Чем дальше углублялся в лес Граббе с войсками, тем тяжелее становилось продвижение и острее ощущалось сопротивление горцев. За три дня похода отряду удалось пройти только двадцать пять верст.
К вечеру третьего дня, продвигаясь к перевалу через вершину горы Кучулык, Граббе вынужден был остановиться. Постоянно путь был прегражден поваленными деревьями. Гигантские подпиленные дубы стали валиться с шумом и треском в тылах, давя людей, разрезая длинную цепь растянувшихся войск. Одновременно после сигнального выстрела с вершины Кучулыка с обоих флангов на всем протяжении двухтысячного отряда грянули выстрелы. Шамилевские снайперы, укрывшиеся в густых зарослях и под кронами вековых деревьев, были невидимы. Только пороховые дымки выдавали их.
Невзирая на все это, Граббе скомандовал: «Вперед!» Но лишь на несколько шагов удалось продвинуться головному отряду к вершине Кучулыка. Путь к нему был надежно отрезан смельчаками Шугаиба.
Два дня безуспешно бились царские солдаты с неуловимыми стрелками и отчаянными рубаками Шугаиба, которые в короткие промежутки после ружейного обстрела налетали с обнаженными кинжалами и так же внезапно исчезали. Лес был наполнен криками раненых, стонами умирающих. Отчаянно бились солдаты, зная, что пощады не будет. К завалам и преградам прибавлялись горы трупов солдат и животных.
Весь головной отряд Граббе был уничтожен, а до резиденции имама еще было далеко.
Через два дня безуспешного кровопролитного боя, убедившись в невозможности дальнейшего продвижения, Граббе дал команду отступать.
Но обратного пути тоже не было.
Теперь тела убитых стали преграждать дорогу назад. Дикие крики раненых, покинутых бегущими, оглашая лес, жутко звучали, подхваченные эхом долины.
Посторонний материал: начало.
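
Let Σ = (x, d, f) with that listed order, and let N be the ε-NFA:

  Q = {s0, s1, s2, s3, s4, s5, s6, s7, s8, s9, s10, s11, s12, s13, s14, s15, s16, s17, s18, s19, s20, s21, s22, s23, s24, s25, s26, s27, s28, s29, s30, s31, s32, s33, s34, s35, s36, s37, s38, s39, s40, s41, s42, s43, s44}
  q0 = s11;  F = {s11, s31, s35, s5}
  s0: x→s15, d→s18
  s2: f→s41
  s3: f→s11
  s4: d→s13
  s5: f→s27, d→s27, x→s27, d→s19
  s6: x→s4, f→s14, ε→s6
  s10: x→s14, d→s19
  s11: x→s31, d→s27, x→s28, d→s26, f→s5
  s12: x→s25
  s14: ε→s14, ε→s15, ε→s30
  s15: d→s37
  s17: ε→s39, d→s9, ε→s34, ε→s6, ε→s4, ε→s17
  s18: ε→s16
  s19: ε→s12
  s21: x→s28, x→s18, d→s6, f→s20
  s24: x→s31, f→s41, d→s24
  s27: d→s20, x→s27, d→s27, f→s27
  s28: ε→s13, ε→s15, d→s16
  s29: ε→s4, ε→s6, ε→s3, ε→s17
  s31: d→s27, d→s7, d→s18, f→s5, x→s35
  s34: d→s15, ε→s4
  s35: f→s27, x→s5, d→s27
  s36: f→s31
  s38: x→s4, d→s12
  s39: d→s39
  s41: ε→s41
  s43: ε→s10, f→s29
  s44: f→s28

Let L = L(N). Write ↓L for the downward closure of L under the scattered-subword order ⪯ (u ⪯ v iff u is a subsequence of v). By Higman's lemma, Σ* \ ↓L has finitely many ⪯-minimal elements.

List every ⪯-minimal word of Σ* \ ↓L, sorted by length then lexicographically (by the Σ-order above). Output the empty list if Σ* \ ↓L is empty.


A = [d, fx, ff, xxf, xxxx].

|Q|=45, |F|=4, |δ|=68 (20 ε).
min D↑ (5 st, q0=0, F={2}): 0:x→1,d→2,f→3 1:x→4,d→2,f→3 2:x→2,d→2,f→2 3:x→2,d→2,f→2 4:x→3,d→2,f→2 [Hopcroft].
'd': run [17, 10] end={s12,s16,s18,s19,s20,s25,s26,s27,s37,s7} — reject; 1/1 single-dels accept.
'fx': N↓-sim [17, 6, 3] end={s20,s25,s27} — reject; 2/2 deletions ∈↓L.
'ff': |S_i|=[17, 6, 2] end={s20,s27} rej; 2/2 deletions ∈↓L.
'xxf': run [17, 15, 7, 2] end={s20,s27} rej; 3/3 deletions ∈↓L.
'xxxx': |S_i|=[17, 15, 7, 6, 3] end={s20,s25,s27} ∉↓L; 4/4 deletions ∈↓L.
5 obstructions.


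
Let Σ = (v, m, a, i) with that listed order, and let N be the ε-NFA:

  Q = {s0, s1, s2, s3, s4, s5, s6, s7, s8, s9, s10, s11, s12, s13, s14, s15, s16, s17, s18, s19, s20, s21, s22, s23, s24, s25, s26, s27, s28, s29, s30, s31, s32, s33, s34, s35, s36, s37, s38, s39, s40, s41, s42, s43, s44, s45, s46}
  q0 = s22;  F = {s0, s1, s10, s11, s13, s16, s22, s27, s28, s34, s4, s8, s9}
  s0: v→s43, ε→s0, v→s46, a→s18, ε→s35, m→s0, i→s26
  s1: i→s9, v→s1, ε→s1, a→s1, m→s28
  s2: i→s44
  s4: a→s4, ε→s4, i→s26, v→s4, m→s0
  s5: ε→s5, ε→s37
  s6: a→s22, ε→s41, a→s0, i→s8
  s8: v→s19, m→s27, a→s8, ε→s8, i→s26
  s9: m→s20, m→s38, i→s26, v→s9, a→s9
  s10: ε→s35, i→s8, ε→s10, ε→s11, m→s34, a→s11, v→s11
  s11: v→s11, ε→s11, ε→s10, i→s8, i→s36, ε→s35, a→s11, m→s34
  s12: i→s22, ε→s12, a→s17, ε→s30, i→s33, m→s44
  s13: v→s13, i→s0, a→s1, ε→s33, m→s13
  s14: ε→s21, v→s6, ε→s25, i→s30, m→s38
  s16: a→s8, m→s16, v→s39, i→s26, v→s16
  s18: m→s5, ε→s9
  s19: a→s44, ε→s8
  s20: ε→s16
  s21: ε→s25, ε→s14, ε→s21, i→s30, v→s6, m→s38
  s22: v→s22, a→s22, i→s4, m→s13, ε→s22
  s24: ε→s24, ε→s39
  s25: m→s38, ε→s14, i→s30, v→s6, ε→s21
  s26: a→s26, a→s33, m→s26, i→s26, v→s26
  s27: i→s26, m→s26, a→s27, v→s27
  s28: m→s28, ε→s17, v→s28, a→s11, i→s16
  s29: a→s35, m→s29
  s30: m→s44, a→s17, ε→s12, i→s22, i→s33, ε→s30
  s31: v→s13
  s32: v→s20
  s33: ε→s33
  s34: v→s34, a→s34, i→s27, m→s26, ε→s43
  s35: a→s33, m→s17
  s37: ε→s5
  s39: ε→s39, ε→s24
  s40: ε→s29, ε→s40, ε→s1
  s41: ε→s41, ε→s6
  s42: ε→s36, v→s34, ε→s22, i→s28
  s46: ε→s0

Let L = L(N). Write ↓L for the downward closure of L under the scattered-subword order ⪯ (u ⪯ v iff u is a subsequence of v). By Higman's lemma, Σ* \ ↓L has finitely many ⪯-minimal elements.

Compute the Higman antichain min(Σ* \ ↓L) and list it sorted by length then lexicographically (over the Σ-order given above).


min(Σ*\↓L) = [ii, mamamm].

|Q|=47, |F|=13, |δ|=138 (46 ε).
min D↑ (13 st, q0=0, F={5}): 0:v→0,m→1,a→0,i→2 1:v→1,m→1,a→3,i→4 2:v→2,m→4,a→2,i→5 3:v→3,m→6,a→3,i→7 4:v→4,m→4,a→7,i→5 5:v→5,m→5,a→5,i→5 6:v→6,m→6,a→8,i→9 7:v→7,m→9,a→7,i→5 8:v→8,m→10,a→8,i→11 9:v→9,m→9,a→11,i→5 10:v→10,m→5,a→10,i→12 11:v→11,m→12,a→11,i→5 12:v→12,m→5,a→12,i→5 (ε-aug+det+¬).
'ii': |S_i|=[29, 22, 2] end={s26,s33} ∉↓L; 2/2 del acc.
'mamamm': |S_i|=[29, 27, 24, 21, 13, 6, 2] end={s26,s33} rej; 6/6 deletions ∈↓L.
2 minimals (antichain).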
Весь обоз отряда был перехвачен мюридами еще до начала отступления, а вернее — поспешного бегства.
Около двух тысяч солдат и офицеров не вернулись с Граббе из этого печального похода.
В своем донесении военному министру Чернышеву генерал Головин писал: «Вся Авария окружена. Со стороны Чечни после экспедиции генерала Граббе усилились набеги на окрестности Кизляра и казачьи посты в низовьях Терека».
В Анди имам встретился с семьей и близкими, перевезенными из Дарго. Здесь же его застало известие о победе чеченцев. Имам был доволен. Его давний враг генерал Граббе, выигравший битву под Ахульго, потерпел полное поражение.
Забрав семью, Шамиль направился к своей резиденции. Ичкерийский Шугаиб под барабанный бой выехал навстречу имаму с отрядом муртазагетов.
В Дарго в торжественной обстановке Шамиль вручил наибу орден «За отличие» и расшитое золотом зеленое шелковое знамя, которое когда-то принадлежало Аслан-хану и было захвачено при взятии Кази-Кумуха. Многие мюриды и муртазагеты Ичкерии и Ауха были повышены в звании, награждены медалями, одарены дорогим оружием и деньгами из казны имамата.
Для расследования дел на Восточном Кавказе прибыл сам военный министр Чернышев. Ознакомившись с создавшимся положением в Дагестане и Чечне, Чернышев дал приказ прекратить на время всякие военные действия, за исключением оборонительных — «в случае нападения шаек мятежных горцев».
Была произведена замена начальствующих лиц. Главнокомандующим на Кавказе назначили генерала Нейдгарда. Начальником линии вместо генерала Граббе — генерал-лейтенанта Гурко. Затем из Петербурга последовало высочайшее повеление, в котором воспрещались всякие экспедиции в глубь гор. Кавказская армия была усилена. К двадцатидвухтысячному войску из рекрутов и отслуживших солдат добавили двадцать шесть батальонов пехоты, четыре тысячи казаков, сорок больших орудий.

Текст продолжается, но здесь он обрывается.